New Scorton Rose Queen Abby Hesketh set off the summer season of district festivals with a colourful procession through the village of Scorton at the weekend.
More than 3,000 people made the trip to Scorton for the fourth Bikes and Barrows three-day festival, which this year launched its first folk festival as part of the attractions.
And the action-packed weekend is set to have pulled in more than £10,000 for village projects.
Revellers praised the festival organisers and volunteers for an ‘excellent display’ over the bank holiday weekend, which included a traditional Spring Fair, Rose Queen Parade, concerts, plays, dog show, wheelbarrow racing and a Songs of Praise event.
Spokesman Joanne Golton said the whole village had gone above and beyond expectation in delivering a bigger, better festival.
She said: “We had around 95 exhibits, which given there aren’t that many houses in Scorton is just fantastic.
“There was something everywhere you looked and already people are talking about their ideas for next year.
“The whole weekend incorporated something from every part of the village, no space was left unused - it’s a massive thing to get everyone involved but it is great for people to come and appreciate what Scorton village has got.”
Helen Hesketh, headmistress of Scorton CE Primary School, said: “The event is now in its fourth year and brings together the whole village in a united fundraiser for the entire village as well as creating a real community atmosphere.

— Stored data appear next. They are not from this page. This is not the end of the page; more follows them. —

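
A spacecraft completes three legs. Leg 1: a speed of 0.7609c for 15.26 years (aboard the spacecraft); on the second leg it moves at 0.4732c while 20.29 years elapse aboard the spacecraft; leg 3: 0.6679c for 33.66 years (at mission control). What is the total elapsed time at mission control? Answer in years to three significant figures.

Leg 1: γ = 1/√(1 − 0.7609²) = 1/√0.4210 = 1.541; Δt_1 = 1.541 × 15.26 = 23.52 years.
Leg 2: γ = 1/√(1 − 0.4732²) = 1/√0.7761 = 1.135; Δt_2 = 1.135 × 20.29 = 23.03 years.
Leg 3: 33.66 years is already measured at mission control.
Total: 23.52 + 23.03 + 33.66 years.

Δt = 80.2 years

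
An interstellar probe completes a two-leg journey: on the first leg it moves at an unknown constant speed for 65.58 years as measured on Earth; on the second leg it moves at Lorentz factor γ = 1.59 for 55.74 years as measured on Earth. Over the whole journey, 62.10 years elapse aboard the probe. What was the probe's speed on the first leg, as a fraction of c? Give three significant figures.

Leg 1: speed unknown; τ_1 = 65.58/γ_1.
Leg 2: γ = 1.59; τ_2 = 55.74/1.590 = 35.06 years.
Total proper time: τ_1 + 35.06 = 62.10, so τ_1 = 62.10 − 35.06 = 27.04 years.
γ_1 = 65.58/27.04 = 2.425; β = √(1 − 1/γ²) = √0.8299.

β = 0.911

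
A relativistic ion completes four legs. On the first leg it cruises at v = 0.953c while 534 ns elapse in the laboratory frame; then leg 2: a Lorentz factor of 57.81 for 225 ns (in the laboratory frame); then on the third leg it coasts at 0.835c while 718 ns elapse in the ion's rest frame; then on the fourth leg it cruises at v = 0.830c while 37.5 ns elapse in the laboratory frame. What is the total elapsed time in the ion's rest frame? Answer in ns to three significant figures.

Leg 1: γ = 1/√(1 − 0.953²) = 1/√0.09179 = 3.301; τ_1 = 534/3.301 = 161.8 ns.
Leg 2: γ = 57.81; τ_2 = 225/57.81 = 3.892 ns.
Leg 3: 718 ns is already measured in the ion's rest frame.
Leg 4: γ = 1/√(1 − 0.830²) = 1/√0.3111 = 1.793; τ_4 = 37.5/1.793 = 20.92 ns.
Total: 161.8 + 3.892 + 718.0 + 20.92 ns.

τ = 905 ns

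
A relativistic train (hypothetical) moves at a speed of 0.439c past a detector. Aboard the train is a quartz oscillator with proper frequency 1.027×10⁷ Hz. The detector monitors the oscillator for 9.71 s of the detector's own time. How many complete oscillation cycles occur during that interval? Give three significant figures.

N = 8.96×10⁷

γ = 1/√(1 − 0.439²) = 1/√0.8073 = 1.113
During 9.71 s of lab time, the oscillator's proper time advances by τ = Δt/γ = 9.71/1.113 = 8.724 s = 8.724×10⁰ s.
N = f × τ = 1.027×10⁷ × 8.724×10⁰ = 8.960×10⁷.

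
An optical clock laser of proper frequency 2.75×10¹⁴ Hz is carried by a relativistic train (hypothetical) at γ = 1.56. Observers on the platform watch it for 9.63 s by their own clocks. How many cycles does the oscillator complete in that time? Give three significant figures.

N = 1.70×10¹⁵

γ = 1.56
During 9.63 s of lab time, the oscillator's proper time advances by τ = Δt/γ = 9.63/1.560 = 6.173 s = 6.173×10⁰ s.
N = f × τ = 2.75×10¹⁴ × 6.173×10⁰ = 1.698×10¹⁵.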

“Visitors from far and wide enjoyed wandering around the picturesque village to see bikes and barrows but also enjoyed a range of other events such as sheep racing, egg throwing, spring fair, a silver band concert, folk festival and a very informative and interesting display of World War One memorabilia in St Peter’s Church.”
The winning entries for most topical decorated bike or barrow were the Scorton Sochi Skeleton and the best in show was the World War One Red Baron.